For them, America represented an immense commercial opportunity. The sheer
size of the marketplace represented by America's teenagers was bigger than
anything the British bands had seen back home.
By 1964 America's teenagers were ready for a brand-new sound. In fact they
were probably hungrier for it than even they realized themselves.

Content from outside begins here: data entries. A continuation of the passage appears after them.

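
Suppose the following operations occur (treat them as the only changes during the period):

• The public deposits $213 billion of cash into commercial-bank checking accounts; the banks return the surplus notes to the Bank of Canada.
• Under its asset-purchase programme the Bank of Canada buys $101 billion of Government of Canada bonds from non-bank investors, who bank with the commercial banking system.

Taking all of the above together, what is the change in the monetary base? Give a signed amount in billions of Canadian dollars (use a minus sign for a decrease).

Bank of Canada balance sheet:
  Assets:      Securities +$101B
  Liabilities: Bank reserves +$314B, Currency in circulation −$213B
Monetary base = currency + reserves: −$213B + (+$314B) = +$101 billion.

+$101 billion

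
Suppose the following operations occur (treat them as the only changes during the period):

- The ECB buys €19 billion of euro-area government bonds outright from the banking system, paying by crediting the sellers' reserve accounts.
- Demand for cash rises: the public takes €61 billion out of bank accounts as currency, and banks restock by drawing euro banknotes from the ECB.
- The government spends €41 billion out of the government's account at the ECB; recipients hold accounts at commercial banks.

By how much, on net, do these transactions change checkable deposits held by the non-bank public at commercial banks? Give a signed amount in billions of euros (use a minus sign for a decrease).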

Here are some reasons why this is true.
Between 1959 to 1964, America's pop music marketplace was in a kind of "great
wilderness." The trailblazers for classic rock into the spotlight were gone. By
1957 Little Richard entered the ministry, Elvis Presley was drafted into the Army
and served mostly out of the public eye between 1958 and 1960, Chuck Berry
(1962) and Jerry Lee Lewis (1958) both in trouble due to scandal; Berry was
convicted in 1962 of violations of the Mann Act – transportation of a minor across
state lines; Lewis alienated many in the music industry because he married his
first cousin once removed. And sadly Buddy Holly has been killed in a plane
crash in February 1959.
So when the British invasion began, the US pop music marketplace could still be
considered Beach boys territory. Certainly, there also were other music
performers at work in America in the years between 1959 and 1964
(many were genuinely talented people like Neil Sadaka, Carole King and others)
But the years between 1959 and 1964 saw the Beach boys rise as a genuinely
talented, authentically creative American band.
At the same time, however, from 1959 to 1964 America's pop music scene also
saw the rise of something a lot less exciting (but still commercially viable) known
as schlock rock. Schlock rock was a watered-down sweetened , scrubbed ,
cleaned up trimmed & groomed , buffed up version of the rock 'n roll that had
exploded Onto the pop music scene in the mid 50s.
The major record labels recognized that the early classic rock and rollers had a
great deal of appeal among America's teenagers. Little Richard and Chuck Berry
and others were considered unconventional and they worried the recording
establishment; they made parents nervous. So, in an effort to reach the
mainstream marketplace that was beyond the narrow segment that was attracted
to the " saucier" classic rock sound, the major labels hired and trained and
cultivated talent that would perform this bland and derivative version of rock 'n roll.
It was their effort to get into the marketplace that the early more authentic and
scarier classic rock stars had created.
And in that respect it is now clear that the blues players who inspired the Rolling
Stones and the Beatles and other of the great British bands were not from the
schlock rock era, at all, but from the mid 50s 1955 to 1959. B.B. King, Muddy
Waters, Chuck Berry, Little Richard, Jerry Lee Lewis, Buddy Holly and even Elvis
all were major inspiration for the British bands.
It is in this five-year period where you find the music that inspired much of the
music underlying the British Invasion. And of course, the people who defined
the classic rock of the mid 50s were, themselves, inspired by the earlier masters
of the Delta blues, like Robert Johnson, Willie Dixon, Charlie Patton, howling
Wolf, Ellmore James, the list goes on and on.